The reports provide quite a contradictory picture. So who is right and who is wrong?
Let’s look at the reports in a little more detail. The good news was found in Ernst & Young’s Q2 2011 Global IPO Update. It said that global IPO fundraising activity rose by 39% in the second quarter compared to the previous quarter of 2011 and increased by 38% compared to the second quarter of 2010. This amounted to 378 IPOs globally raising a total of $64.6bn (£40.1bn). In Europe, exchanges saw a 534% rise in capital raised ($17.7bn raised in 95 IPOs) compared to the first quarter, primarily due to the listing of Glencore International in London, the largest global IPO. London raised the most capital.
However, under the headline ‘It’s official: the IPO market is broken’, Financial News wrote that there has been a seizure in the IPO market, with 23 of the 25 large deals proposed or completed in Europe this year being pulled or trading below their issue prices. The paper also reported that there had been a complete breakdown of trust between different participants in the European market for IPOs.

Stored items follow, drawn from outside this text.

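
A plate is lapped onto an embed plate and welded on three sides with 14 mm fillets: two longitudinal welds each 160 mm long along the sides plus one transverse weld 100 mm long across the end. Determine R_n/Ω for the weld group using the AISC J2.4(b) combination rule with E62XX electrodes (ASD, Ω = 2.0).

R_n/Ω ≈ 777 kN

E62XX → F_EXX = 620 MPa.
t_e = 0.707 × 14 = 9.898 mm.
R_nwl = 0.6 × 620 × 9.898 × 320 × 10⁻³ = 1178 kN (longitudinal, 2 welds).
R_nwt = 0.6 × 620 × 9.898 × 100 × 10⁻³ = 368.2 kN (transverse, base value).
(i) R_nwl + R_nwt = 1546 kN; (ii) 0.85 R_nwl + 1.5 R_nwt = 1554 kN.
R_n = max = 1554 kN [governs: (ii)]; R_n/Ω = 776.9 kN.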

So is the European IPO market in crisis, as Financial News would have us believe? With approximately half of the deals launched this year failing completely, they might have a point. Or does the picture of healthy fundraising as painted by Ernst & Young provide a truer view of the IPO market?
The answer is that they are probably both right. In fact, what we really need to do is look at the differences between the market for large-scale IPOs and the fundraisings and listings of smaller companies. There is clearly a divergence between the two.

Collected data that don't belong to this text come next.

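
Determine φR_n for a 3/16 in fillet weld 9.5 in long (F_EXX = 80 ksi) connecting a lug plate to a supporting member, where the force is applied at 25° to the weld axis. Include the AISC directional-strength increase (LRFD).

φR_n ≈ 51.6 kip

t_e = 0.707 × 0.1875 = 0.1326 in; A_we = 0.1326 × 9.5 = 1.259 in².
Directional factor: 1.0 + 0.5 sin^1.5(25°) = 1.137.
F_nw = 0.6 × 80 × 1.137 = 54.59 ksi.
φR_n = 0.75 × 54.59 × 1.259 = 51.56 kip.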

Our view of the SME sector is that things are beginning to pick up, albeit slowly. Admissions to the PLUS Stock Exchange have been encouraging during the first half of the year: 10 companies have come to market and the pipeline of companies looking to list is certainly healthy.
However, we are very aware that it remains difficult for SMEs to raise cash, especially from institutional investors. A company needs to have a strong proposition and be prepared to work hard to find funding.
We still see a trend for companies to come to market without raising funds at admission, then building a profile on market before going out to raise cash at a slightly later stage, at which point they have established a presence on market.
We also see a growing number of companies looking at innovative ways of raising cash, by issuing convertible loan notes or convertible preference shares, for example. Sometimes they are looking to raise cash without diluting their shareholder base or to offer more tax-efficient forms of investment.
Given the diversity and complexity of the IPO market, it is difficult to provide a single view of its overall health. It is true that it remains a challenging market, and the greater the number of IPOs that succeed, both big and small, the better it is for issuers and investors alike.
Nemone Wynn-Evans is chief financial officer of PLUS Markets Group, a London-based stock exchange and a market operator providing cash trading and listing, derivatives and technology services.